Why is it still so difficult to get life-saving addiction medications?
About 200 people are dying monthly of opioid overdoses in Massachusetts. There are effective medications to treat opioid addiction, namely methadone and buprenorphine. So why does society, including government and health officials, make it so hard to get them?
A year-long investigation by STAT addiction reporter Lev Facher into access to addiction medication nationally found that “virtually every sector of American society is obstructing the use of medications that could prevent tens of thousands of deaths each year.”
These obstructive policies must change. If we as a society truly believe the science that addiction is a disease, it should be treated as one. Medications to treat addiction should be readily available without stigma and without reticence by health care professionals. While neither methadone nor buprenorphine is harmless, and they need to be taken responsibly, the same is true of a host of other medications, none of which are subject to similar restrictions.
The most obvious example is the operation of methadone clinics, which, Facher reported in the second part of his multipart series, operate with onerous restrictions that often require patients to come to clinics daily to receive their medication. Some patients can receive “takehome” doses but many clinics hand those out sparingly. As Facher points out, there are patients for whom losing take-home doses means losing their job, since they cannot hold a job while traveling daily to a far-away clinic. New federal rules could loosen some restrictions, but only if state regulators and individual clinics adopt the new flexibilities. While the federal shift is a step in the right direction, this board continues to support a more radical change that would let doctors prescribe methadone and pharmacists dispense it, so patients no longer have to go to a specialized clinic. Most of the opposition to these changes is coming from the methadone clinics themselves, which have a financial interest in maintaining their monopoly.
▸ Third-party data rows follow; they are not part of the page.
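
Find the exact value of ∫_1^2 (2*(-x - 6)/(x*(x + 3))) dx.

Factor the denominator: x**2 + 3*x = (x + 3)x.
Partial fractions: 2*(-x - 6)/(x*(x + 3)) = 2/(x + 3) - 4/x.
An antiderivative is F(x) = -4*log(x) + 2*log(x + 3).
Then F(2) - F(1) = (log(25/16)) - (log(16)) = -8*log(2) + 2*log(5).

-8*log(2) + 2*log(5)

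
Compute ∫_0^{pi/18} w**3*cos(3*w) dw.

-sqrt(3)/27 - pi/162 + pi**3/34992 + sqrt(3)*pi**2/1944 + 2/27

Integrate by parts 3 times (u = w^3, dv = cos(3*w) dw).
An antiderivative is F(w) = w**3*sin(3*w)/3 + w**2*cos(3*w)/3 - 2*w*sin(3*w)/9 - 2*cos(3*w)/27.
Then F(pi/18) - F(0) = (-sqrt(3)/27 - pi/162 + pi**3/34992 + sqrt(3)*pi**2/1944) - (-2/27) = -sqrt(3)/27 - pi/162 + pi**3/34992 + sqrt(3)*pi**2/1944 + 2/27.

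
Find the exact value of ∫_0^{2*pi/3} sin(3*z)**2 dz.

pi/3

Use the identity sin^2(3*z) = (1 - cos(6*z))/2.
An antiderivative is F(z) = z/2 - sin(6*z)/12.
Then F(2*pi/3) - F(0) = (pi/3) - (0) = pi/3.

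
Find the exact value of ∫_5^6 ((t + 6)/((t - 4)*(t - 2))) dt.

log(81/8)

Factor the denominator: t**2 - 6*t + 8 = (t - 2)(t - 4).
Partial fractions: (t + 6)/((t - 4)*(t - 2)) = -4/(t - 2) + 5/(t - 4).
An antiderivative is F(t) = 5*log(t - 4) - 4*log(t - 2).
Then F(6) - F(5) = (-log(8)) - (-log(81)) = log(81/8).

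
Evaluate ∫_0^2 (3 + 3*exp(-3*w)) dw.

7 - exp(-6)

An antiderivative is F(w) = 3*w - exp(-3*w).
Then F(2) - F(0) = (6 - exp(-6)) - (-1) = 7 - exp(-6).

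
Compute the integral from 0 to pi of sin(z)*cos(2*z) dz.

-2/3

Use the identity sin(z)cos(2*z) = [sin(3*z) + sin(-z)]/2.
An antiderivative is F(z) = cos(z)/2 - cos(3*z)/6.
Then F(pi) - F(0) = (-1/3) - (1/3) = -2/3.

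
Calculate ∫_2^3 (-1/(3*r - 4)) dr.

-log(5)/3 + log(2)/3

An antiderivative is F(r) = -log(3*r - 4)/3.
Then F(3) - F(2) = (-log(5)/3) - (-log(2)/3) = -log(5)/3 + log(2)/3.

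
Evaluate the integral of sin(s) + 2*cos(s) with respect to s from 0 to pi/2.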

Beyond the indignities of methadone clinics, Facher lays out in his introductory story a host of other policies that inhibit people’s ability to access and use medication to treat opioid addiction.
The problem is that methadone and buprenorphine are themselves opioids, so some people adopt the attitude that using medication is trading one opioid for another. Narcotics Anonymous discourages participants from taking the medication, preferring an abstinence approach, and some sober living houses will not accept people on medication-assisted treatment. Some prisons bar their use, although Massachusetts is unique in mandating that medication-assisted treatment be available in prisons and jails. While there is potential for abuse, these medications are far safer, especially when taken in prescribed doses, than illicit drugs like heroin and fentanyl that many of these people would otherwise use.
The federal government used to require doctors to obtain a special license to prescribe buprenorphine, and even though that requirement was lifted under the Biden administration, many doctors remain unwilling to prescribe it. A recent Globe story found that when young people have substance use disorders, almost no pediatricians are willing to dispense medication, sometimes with tragic results. Even if someone can get a prescription, many pharmacies do not stock buprenorphine. There is a desperate need for better medication
This board continues to support a more radical change that would let doctors prescribe methadone and pharmacists dispense it, so patients no longer have to go to a specialized clinic.
management for opioid use disorder training for doctors, including pediatricians, in medical schools and through continuing education courses.
STAT reported that there are other regulations inhibiting people from seeking treatment, like federal laws that prohibit pilots and truck drivers from taking methadone and buprenorphine. While people in these and similar roles need to avoid impairment, a policy that discourages someone with addiction from seeking treatment can potentially place the public in more danger than if the person were able to sustain recovery.
The United States can look to other countries for models of how to better use these drugs. Countries like Canada and the United Kingdom make it easier to obtain methadone, while France has fewer restrictions on physicians prescribing and pharmacists dispensing buprenorphine.
The United States should look to these policies and work to eliminate any regulations that incentivize drug users to avoid seeking or obtaining help.